Par une décision du 6 novembre 2018 (Paris, pôle 2, ch. 1, 6 nov. 2018, n° 17/04957, Dalloz actualité, 13 nov. 2018, art. T. Coustet ; AJ fam. 2018. 640 et les obs. ; Dalloz IP/IT 2019. 122, obs. J.-B. Crabières ), la Cour d’appel de Paris avait cependant reconnu que la société défenderesse « évolue à proximité de la frontière du périmètre du droit réservé aux avocats », mais elle avait rappelé le caractère automatique des solutions proposées par le site, librement utilisées par l’internaute. À l’instar des précédentes décisions, la cour avait rappelé que « l’assistance juridique, que seul un avocat peut apporter à son client, se manifeste essentiellement par ce qu’il est convenu d’appeler une prestation intellectuelle syllogistique consistant à analyser la situation de fait personnelle du justiciable pour y appliquer ensuite la règle de droit correspondante ». Or, en l’espèce, ni les démarches réalisées librement par l’internaute ni la documentation fournie par l’équipe de juristes du site ne réalisaient cette prestation intellectuelle. Au demeurant, c’est l’internaute lui-même qui remplissait le modèle fourni par le site, si bien qu’il ne pouvait être reproché au défendeur de réaliser des actes juridiques en contravention avec les dispositions de la loi de 1971. Les demandeurs avaient été déboutés de leurs demandes fondées sur la violation du périmètre du droit.

Néanmoins, la cour d’appel avait relevé que le site fournissait l’indication d’un taux de réussite qui ne reposait sur aucune méthodologie et utilisait un bandeau tricolore dont la typographie pouvait laisser penser aux internautes qu’ils avaient affaire à un site officiel. Aussi, rejetant la demande de fermeture du site, la cour d’appel avait, afin d’éviter toute confusion, prononcé sous astreinte l’interdiction de continuer à utiliser un ensemble des trois couleurs du drapeau français et l’injonction de faire disparaître de son site l’affichage d’un taux de réussite sans que l’on puisse en connaître les modalités de calcul.

C’est en application de cette décision que le CNB avait sollicité du juge de l’exécution qu’il prononce la condamnation de la société au paiement de l’astreinte prononcée à son encontre.

Après avoir rappelé les termes de la décision de la cour d’appel de Paris, le juge de l’exécution du tribunal judiciaire de Paris souligne que « l’injonction vise donc à supprimer le risque de confusion avec un site officiel et à informer loyalement l’internaute des chances de succès ».

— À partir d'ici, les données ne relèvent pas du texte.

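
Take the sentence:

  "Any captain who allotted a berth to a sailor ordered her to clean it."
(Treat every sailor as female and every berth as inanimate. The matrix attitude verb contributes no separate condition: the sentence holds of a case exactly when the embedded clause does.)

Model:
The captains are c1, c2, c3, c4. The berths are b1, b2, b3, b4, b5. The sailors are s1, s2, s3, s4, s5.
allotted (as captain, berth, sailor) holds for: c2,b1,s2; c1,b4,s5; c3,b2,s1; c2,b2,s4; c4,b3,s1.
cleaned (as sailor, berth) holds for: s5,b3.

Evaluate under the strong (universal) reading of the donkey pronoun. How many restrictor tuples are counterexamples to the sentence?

5

"her" takes "a sailor" as antecedent and "it" takes "a berth"; both are donkey pronouns co-varying with the restrictor.
Strong reading: for every (c,b,s) with allotted(c,b,s), cleaned(s,b).
Restrictor triples: (c1,b4,s5)→cleaned(s5,b4) ✗  (c2,b1,s2)→cleaned(s2,b1) ✗  (c2,b2,s4)→cleaned(s4,b2) ✗  (c3,b2,s1)→cleaned(s1,b2) ✗  (c4,b3,s1)→cleaned(s1,b3) ✗
Counterexamples (restrictor triples failing the scope): 5.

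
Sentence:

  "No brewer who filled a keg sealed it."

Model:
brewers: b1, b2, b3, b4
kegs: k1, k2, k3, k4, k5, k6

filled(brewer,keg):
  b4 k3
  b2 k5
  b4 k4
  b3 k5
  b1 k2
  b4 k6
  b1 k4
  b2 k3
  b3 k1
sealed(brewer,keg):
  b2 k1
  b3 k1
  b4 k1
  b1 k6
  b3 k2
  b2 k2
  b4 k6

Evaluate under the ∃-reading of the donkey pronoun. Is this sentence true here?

False

"it" takes "a keg" as antecedent — a donkey pronoun bound across the clause boundary.
Truth condition: for no (b,k) with filled(b,k) does sealed(b,k) hold.
Restrictor pairs — does the scope hold? (b1,k2):fails  (b1,k4):fails  (b2,k3):fails  (b2,k5):fails  (b3,k1):holds  (b3,k5):fails  (b4,k3):fails  (b4,k4):fails  (b4,k6):holds
Scope holds for 2 pair(s), so the sentence is false.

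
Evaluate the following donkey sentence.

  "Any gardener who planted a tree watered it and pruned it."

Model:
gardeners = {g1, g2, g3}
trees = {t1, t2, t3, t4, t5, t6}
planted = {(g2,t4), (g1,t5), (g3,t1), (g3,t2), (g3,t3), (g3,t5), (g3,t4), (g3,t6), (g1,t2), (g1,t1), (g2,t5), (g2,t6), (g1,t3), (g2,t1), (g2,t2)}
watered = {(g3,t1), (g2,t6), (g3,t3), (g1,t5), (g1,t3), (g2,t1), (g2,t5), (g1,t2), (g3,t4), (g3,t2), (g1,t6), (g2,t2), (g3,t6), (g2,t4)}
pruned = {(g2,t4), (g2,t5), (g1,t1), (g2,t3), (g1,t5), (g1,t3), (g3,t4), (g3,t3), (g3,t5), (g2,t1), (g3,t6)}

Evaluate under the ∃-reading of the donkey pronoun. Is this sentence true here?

True

"it" takes "a tree" as antecedent — a donkey pronoun bound across the clause boundary.
Weak reading: every gardener g with some planted-tree has at least one planted-tree t such that watered(g,t) ∧ pruned(g,t).
Per gardener: g1:✓  g2:✓  g3:✓
Every gardener in the restrictor has a witness.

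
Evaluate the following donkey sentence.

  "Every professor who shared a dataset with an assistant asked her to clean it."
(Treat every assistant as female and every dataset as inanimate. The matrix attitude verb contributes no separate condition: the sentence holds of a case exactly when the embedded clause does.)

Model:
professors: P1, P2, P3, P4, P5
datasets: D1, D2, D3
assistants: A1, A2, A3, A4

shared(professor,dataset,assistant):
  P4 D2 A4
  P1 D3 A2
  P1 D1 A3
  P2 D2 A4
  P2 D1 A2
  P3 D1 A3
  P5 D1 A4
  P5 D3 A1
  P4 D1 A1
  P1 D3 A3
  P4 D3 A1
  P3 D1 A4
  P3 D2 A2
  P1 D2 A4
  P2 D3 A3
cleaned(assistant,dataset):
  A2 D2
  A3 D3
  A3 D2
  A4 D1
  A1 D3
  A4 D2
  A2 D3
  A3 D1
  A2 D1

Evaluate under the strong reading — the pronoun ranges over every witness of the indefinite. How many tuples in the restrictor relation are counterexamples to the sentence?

1

"her" takes "an assistant" as antecedent and "it" takes "a dataset"; both are donkey pronouns co-varying with the restrictor.
Strong reading: for every (p,d,a) with shared(p,d,a), cleaned(a,d).
Restrictor triples: (P1,D1,A3)→cleaned(A3,D1) ✓  (P1,D2,A4)→cleaned(A4,D2) ✓  (P1,D3,A2)→cleaned(A2,D3) ✓  (P1,D3,A3)→cleaned(A3,D3) ✓  (P2,D1,A2)→cleaned(A2,D1) ✓  (P2,D2,A4)→cleaned(A4,D2) ✓  (P2,D3,A3)→cleaned(A3,D3) ✓  (P3,D1,A3)→cleaned(A3,D1) ✓  (P3,D1,A4)→cleaned(A4,D1) ✓  (P3,D2,A2)→cleaned(A2,D2) ✓  (P4,D1,A1)→cleaned(A1,D1) ✗  (P4,D2,A4)→cleaned(A4,D2) ✓  (P4,D3,A1)→cleaned(A1,D3) ✓  (P5,D1,A4)→cleaned(A4,D1) ✓  (P5,D3,A1)→cleaned(A1,D3) ✓
Counterexamples (restrictor triples failing the scope): 1.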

Toute la difficulté résidait en l’espèce dans le fait que les gestionnaires du site avaient donné suite à ces injonctions de telle sorte qu’elles se trouvaient privées d’effet : d’une part, l’interdiction de l’usage des trois couleurs bleu, blanc et rouge avait été suivie d’un remplacement de la couleur blanche par un gris très pâle, assorti d’un usage des contrastes qui ne supprimait pas le risque de confusion souligné par la cour d’appel dans sa décision du 6 novembre 2018. De la même façon, les éléments de calcul des chances de succès avaient été intégrés sur le site de telle sorte que l’internaute pouvait penser qu’aucune information n’était disponible. Aussi, le juge de l’exécution relève que la société Demander justice, « bien qu’ayant entrepris diverses modifications de son site, ne s’est nullement conformée aux obligations de l’arrêt qui visait à supprimer la confusion avec un site officiel et à informer l’utilisateur sur le taux de réussite puisque la modification des couleurs n’est pas visible à l’œil nu et que la fiche d’information n’est que très difficilement consultable ». Pour ces raisons, le juge de l’exécution condamne la société Demander Justice à payer la somme de 500 000 € à titre d’astreinte.